NOUVELLES
06/11/2015 09:07 EST | Actualisé 06/11/2016 01:12 EDT

L'OIAC confirme l'utilisation de gaz moutarde, du gaz de chlore "vraisemblablement" utilisé aussi

L'Organisation pour l'interdiction des armes chimiques (OIAC) a confirmé vendredi que du gaz moutarde avait été utilisé en Syrie en août, ajoutant qu'une autre arme chimique, le gaz de chlore, avait "vraisemblablement" été utilisée en mars à Idleb (nord-ouest).

"L'équipe a pu confirmer avec la plus grande confiance qu'au moins deux personnes ont été exposées au gaz moutarde et qu'il est très probable que les effets de cette arme chimique aient provoqué la mort d'un enfant", a indiqué l'OIAC dans un communiqué.

Plusieurs sources au sein de l'organisation avaient assuré jeudi soir à l'AFP qu'un rapport établissait l'utilisation de gaz moutarde le 21 août à Marea, une ville de la province d'Alep (nord).

Conformément à son statut, l'OIAC ne désigne pas de coupable, mais se limite à établir le type d'arme chimique utilisée.

Le groupe Etat Islamique (EI) avait été de nouveau pointé du doigt vendredi matin par des militants syriens, alors que les accusations de recours aux armes chimiques se multiplient en Syrie comme en Irak.

Selon des militants présents sur place au moment des faits, plus de 50 obus de mortier avaient été lancés ce jour-là sur la ville par l'EI.

Le gaz moutarde - qui provoque des détresses respiratoires, une cécité momentanée et des cloques très douloureuses - avait été utilisé pour la première fois par les Allemands en Belgique en 1917. Il a été banni par l'ONU en 1993.

-six attaques-

Dans la province d'Idleb, dans le nord-ouest de la Syrie, une autre équipe d'experts a conclu que des "incidents de mars 2015 ont vraisemblablement vu l'utilisation d'un ou plusieurs agents chimiques - dont le gaz de chlore- en tant qu'armes", a affirmé l'OIAC.

L'organisation des droits de l'homme Human Rights Watch (HRW) avait accusé le régime d'avoir alors utilisé des barils remplis de chlore sur des civils dans ce secteur tenu par les rebelles, lors de six attaques qui se sont produites entre le 16 et le 31 mars.

Les enquêteurs de l'OIAC avaient déjà établi en septembre 2014 que le chlore avait été utilisé en tant qu'arme chimique de manière "systématique et répétée" à Kafr Zeta (dans la province de Hama, centre), Al-Tamana et Tal Minnis (dans la province d'Idleb).

La Russie, alliée du régime de Bachar al-Assad, a longtemps estimé qu'il n'y avait pas de preuves d'une responsabilité des forces syriennes dans ces attaques, même si les Etats-Unis répètent que du chlore a été utilisé dans des barils d'explosifs largués par hélicoptère.
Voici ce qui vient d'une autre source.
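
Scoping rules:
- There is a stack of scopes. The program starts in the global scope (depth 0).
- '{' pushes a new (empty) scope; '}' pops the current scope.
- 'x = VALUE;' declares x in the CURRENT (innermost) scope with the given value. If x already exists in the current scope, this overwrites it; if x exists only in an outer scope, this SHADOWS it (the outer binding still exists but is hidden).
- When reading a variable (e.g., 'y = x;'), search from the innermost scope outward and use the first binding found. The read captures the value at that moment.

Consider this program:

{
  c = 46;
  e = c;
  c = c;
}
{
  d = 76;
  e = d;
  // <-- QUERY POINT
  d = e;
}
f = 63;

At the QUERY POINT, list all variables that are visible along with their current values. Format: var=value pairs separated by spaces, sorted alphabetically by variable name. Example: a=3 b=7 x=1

Step 1: enter scope (depth=1)
Step 2: declare c=46 at depth 1
Step 3: declare e=(read c)=46 at depth 1
Step 4: declare c=(read c)=46 at depth 1
Step 5: exit scope (depth=0)
Step 6: enter scope (depth=1)
Step 7: declare d=76 at depth 1
Step 8: declare e=(read d)=76 at depth 1
Visible at query point: d=76 e=76

Answer: d=76 e=76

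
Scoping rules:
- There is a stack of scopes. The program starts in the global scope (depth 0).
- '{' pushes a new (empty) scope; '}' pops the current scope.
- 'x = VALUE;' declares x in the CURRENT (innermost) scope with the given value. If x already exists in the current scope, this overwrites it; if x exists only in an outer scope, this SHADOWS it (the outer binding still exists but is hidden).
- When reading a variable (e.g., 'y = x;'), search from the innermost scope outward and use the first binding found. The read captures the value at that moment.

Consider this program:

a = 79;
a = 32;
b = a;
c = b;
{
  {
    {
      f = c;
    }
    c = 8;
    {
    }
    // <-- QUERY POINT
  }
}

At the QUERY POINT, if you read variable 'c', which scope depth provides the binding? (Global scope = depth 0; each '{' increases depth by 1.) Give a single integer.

Step 1: declare a=79 at depth 0
Step 2: declare a=32 at depth 0
Step 3: declare b=(read a)=32 at depth 0
Step 4: declare c=(read b)=32 at depth 0
Step 5: enter scope (depth=1)
Step 6: enter scope (depth=2)
Step 7: enter scope (depth=3)
Step 8: declare f=(read c)=32 at depth 3
Step 9: exit scope (depth=2)
Step 10: declare c=8 at depth 2
Step 11: enter scope (depth=3)
Step 12: exit scope (depth=2)
Visible at query point: a=32 b=32 c=8

Answer: 2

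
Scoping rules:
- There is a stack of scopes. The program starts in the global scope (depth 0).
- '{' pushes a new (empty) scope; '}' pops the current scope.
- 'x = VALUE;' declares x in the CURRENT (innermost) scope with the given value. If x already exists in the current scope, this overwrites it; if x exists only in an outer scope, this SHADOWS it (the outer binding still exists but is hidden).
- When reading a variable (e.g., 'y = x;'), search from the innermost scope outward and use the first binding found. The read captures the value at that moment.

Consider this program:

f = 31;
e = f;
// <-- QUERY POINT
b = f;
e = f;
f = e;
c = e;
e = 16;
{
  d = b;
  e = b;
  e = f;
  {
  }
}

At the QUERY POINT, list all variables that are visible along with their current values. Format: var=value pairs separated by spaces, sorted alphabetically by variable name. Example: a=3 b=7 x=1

Answer: e=31 f=31

Derivation:
Step 1: declare f=31 at depth 0
Step 2: declare e=(read f)=31 at depth 0
Visible at query point: e=31 f=31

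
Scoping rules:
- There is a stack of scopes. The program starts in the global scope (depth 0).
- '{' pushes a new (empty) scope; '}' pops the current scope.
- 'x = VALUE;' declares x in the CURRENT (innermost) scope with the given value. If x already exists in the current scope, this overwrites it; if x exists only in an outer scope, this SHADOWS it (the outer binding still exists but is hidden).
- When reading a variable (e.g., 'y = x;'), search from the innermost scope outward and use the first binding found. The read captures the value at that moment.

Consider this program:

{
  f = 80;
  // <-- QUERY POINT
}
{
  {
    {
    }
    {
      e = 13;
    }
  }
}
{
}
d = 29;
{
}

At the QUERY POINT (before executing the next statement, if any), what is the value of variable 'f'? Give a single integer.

Answer: 80

Derivation:
Step 1: enter scope (depth=1)
Step 2: declare f=80 at depth 1
Visible at query point: f=80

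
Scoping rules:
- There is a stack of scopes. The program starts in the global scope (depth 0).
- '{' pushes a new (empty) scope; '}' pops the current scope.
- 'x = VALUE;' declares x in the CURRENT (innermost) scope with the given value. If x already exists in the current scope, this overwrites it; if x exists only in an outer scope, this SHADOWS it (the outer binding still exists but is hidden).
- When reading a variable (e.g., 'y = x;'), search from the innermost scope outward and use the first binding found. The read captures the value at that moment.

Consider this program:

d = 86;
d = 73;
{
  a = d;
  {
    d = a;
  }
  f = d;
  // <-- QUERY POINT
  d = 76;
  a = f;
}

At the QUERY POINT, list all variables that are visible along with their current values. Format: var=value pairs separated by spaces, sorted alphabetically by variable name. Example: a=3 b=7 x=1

Step 1: declare d=86 at depth 0
Step 2: declare d=73 at depth 0
Step 3: enter scope (depth=1)
Step 4: declare a=(read d)=73 at depth 1
Step 5: enter scope (depth=2)
Step 6: declare d=(read a)=73 at depth 2
Step 7: exit scope (depth=1)
Step 8: declare f=(read d)=73 at depth 1
Visible at query point: a=73 d=73 f=73

Answer: a=73 d=73 f=73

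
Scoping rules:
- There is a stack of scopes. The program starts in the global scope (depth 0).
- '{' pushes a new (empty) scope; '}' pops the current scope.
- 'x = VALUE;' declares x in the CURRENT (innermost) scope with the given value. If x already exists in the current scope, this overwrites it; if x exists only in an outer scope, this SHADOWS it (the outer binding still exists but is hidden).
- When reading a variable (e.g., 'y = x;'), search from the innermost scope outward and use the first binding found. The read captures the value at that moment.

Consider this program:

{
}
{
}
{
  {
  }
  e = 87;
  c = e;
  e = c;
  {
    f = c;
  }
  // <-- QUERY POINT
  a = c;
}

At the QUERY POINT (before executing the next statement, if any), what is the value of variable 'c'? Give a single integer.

Step 1: enter scope (depth=1)
Step 2: exit scope (depth=0)
Step 3: enter scope (depth=1)
Step 4: exit scope (depth=0)
Step 5: enter scope (depth=1)
Step 6: enter scope (depth=2)
Step 7: exit scope (depth=1)
Step 8: declare e=87 at depth 1
Step 9: declare c=(read e)=87 at depth 1
Step 10: declare e=(read c)=87 at depth 1
Step 11: enter scope (depth=2)
Step 12: declare f=(read c)=87 at depth 2
Step 13: exit scope (depth=1)
Visible at query point: c=87 e=87

Answer: 87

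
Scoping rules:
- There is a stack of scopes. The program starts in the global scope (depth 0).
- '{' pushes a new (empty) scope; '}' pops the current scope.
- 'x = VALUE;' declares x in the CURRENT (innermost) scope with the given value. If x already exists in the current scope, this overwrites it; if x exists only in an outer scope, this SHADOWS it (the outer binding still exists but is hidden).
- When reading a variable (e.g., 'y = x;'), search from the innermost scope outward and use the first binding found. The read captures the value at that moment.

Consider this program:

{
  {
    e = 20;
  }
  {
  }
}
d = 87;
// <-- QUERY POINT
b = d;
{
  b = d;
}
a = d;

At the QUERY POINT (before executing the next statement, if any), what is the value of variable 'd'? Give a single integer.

Step 1: enter scope (depth=1)
Step 2: enter scope (depth=2)
Step 3: declare e=20 at depth 2
Step 4: exit scope (depth=1)
Step 5: enter scope (depth=2)
Step 6: exit scope (depth=1)
Step 7: exit scope (depth=0)
Step 8: declare d=87 at depth 0
Visible at query point: d=87

Answer: 87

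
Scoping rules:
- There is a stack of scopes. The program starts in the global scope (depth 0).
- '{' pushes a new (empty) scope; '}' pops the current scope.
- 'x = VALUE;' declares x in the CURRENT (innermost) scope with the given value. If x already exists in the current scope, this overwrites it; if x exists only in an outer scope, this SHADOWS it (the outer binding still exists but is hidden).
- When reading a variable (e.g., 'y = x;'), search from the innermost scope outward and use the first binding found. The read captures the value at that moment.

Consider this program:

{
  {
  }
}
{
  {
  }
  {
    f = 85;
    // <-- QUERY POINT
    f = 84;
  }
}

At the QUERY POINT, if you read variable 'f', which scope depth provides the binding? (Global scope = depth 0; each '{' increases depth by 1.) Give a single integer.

Step 1: enter scope (depth=1)
Step 2: enter scope (depth=2)
Step 3: exit scope (depth=1)
Step 4: exit scope (depth=0)
Step 5: enter scope (depth=1)
Step 6: enter scope (depth=2)
Step 7: exit scope (depth=1)
Step 8: enter scope (depth=2)
Step 9: declare f=85 at depth 2
Visible at query point: f=85

Answer: 2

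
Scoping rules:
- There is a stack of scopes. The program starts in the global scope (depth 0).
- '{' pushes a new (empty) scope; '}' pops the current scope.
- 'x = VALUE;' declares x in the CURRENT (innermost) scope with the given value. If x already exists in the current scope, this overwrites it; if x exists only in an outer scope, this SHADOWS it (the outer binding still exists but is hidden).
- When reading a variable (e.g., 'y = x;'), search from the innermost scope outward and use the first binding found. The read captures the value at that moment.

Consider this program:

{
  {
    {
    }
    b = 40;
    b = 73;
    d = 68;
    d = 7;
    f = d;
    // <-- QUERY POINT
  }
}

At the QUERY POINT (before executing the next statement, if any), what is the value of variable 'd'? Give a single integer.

Answer: 7

Derivation:
Step 1: enter scope (depth=1)
Step 2: enter scope (depth=2)
Step 3: enter scope (depth=3)
Step 4: exit scope (depth=2)
Step 5: declare b=40 at depth 2
Step 6: declare b=73 at depth 2
Step 7: declare d=68 at depth 2
Step 8: declare d=7 at depth 2
Step 9: declare f=(read d)=7 at depth 2
Visible at query point: b=73 d=7 f=7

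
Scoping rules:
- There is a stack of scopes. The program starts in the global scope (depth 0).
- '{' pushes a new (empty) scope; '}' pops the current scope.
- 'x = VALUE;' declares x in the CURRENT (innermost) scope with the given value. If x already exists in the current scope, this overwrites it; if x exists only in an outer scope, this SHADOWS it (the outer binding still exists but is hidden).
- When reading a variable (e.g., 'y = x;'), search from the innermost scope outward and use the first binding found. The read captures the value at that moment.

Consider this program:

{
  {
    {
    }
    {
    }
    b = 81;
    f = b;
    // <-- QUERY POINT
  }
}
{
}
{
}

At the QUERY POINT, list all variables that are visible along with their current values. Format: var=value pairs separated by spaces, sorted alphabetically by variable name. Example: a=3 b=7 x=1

Answer: b=81 f=81

Derivation:
Step 1: enter scope (depth=1)
Step 2: enter scope (depth=2)
Step 3: enter scope (depth=3)
Step 4: exit scope (depth=2)
Step 5: enter scope (depth=3)
Step 6: exit scope (depth=2)
Step 7: declare b=81 at depth 2
Step 8: declare f=(read b)=81 at depth 2
Visible at query point: b=81 f=81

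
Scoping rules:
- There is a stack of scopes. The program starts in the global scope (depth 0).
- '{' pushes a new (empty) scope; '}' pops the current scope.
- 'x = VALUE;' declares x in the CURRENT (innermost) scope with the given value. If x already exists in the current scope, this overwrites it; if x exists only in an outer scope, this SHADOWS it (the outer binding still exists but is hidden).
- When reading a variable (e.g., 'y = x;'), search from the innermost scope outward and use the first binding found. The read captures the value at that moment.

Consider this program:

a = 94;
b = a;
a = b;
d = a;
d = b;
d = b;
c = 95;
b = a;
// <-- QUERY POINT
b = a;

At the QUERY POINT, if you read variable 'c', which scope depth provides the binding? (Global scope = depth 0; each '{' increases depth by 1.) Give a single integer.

Answer: 0

Derivation:
Step 1: declare a=94 at depth 0
Step 2: declare b=(read a)=94 at depth 0
Step 3: declare a=(read b)=94 at depth 0
Step 4: declare d=(read a)=94 at depth 0
Step 5: declare d=(read b)=94 at depth 0
Step 6: declare d=(read b)=94 at depth 0
Step 7: declare c=95 at depth 0
Step 8: declare b=(read a)=94 at depth 0
Visible at query point: a=94 b=94 c=95 d=94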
Or, selon les pays occidentaux, seul le régime syrien dispose d'hélicoptères.

Le Conseil de sécurité de l'ONU a décidé à l'unanimité le 7 août de former un groupe d'experts pour identifier "les individus, entités, groupes et gouvernements" responsables des attaques.

Les experts ont également mené l'enquête à Jobar, un quartier tenu par les rebelles dans l'est de Damas, au sujet d'une attaque le 29 août au cours de laquelle, selon le régime, des soldats de l'armée auraient été blessés.

"Sur la base des preuves disponibles", les experts n'ont pas pu conclure "avec assurance" que des agents chimiques avaient été utilisés en tant qu'armes.

Après une attaque chimique qui a tué des centaines de personnes dans la région de la Ghouta orientale, à l'est de Damas, en août 2013, la Syrie avait accepté de déclarer et de remettre son arsenal chimique dans le cadre d'un accord supervisé par l'OIAC.

Au total, 1.300 m3 d'armes chimiques ont été saisies en Syrie. Une majorité, composée de gaz moutarde et sarin, avait été neutralisée sur un navire de la marine américaine.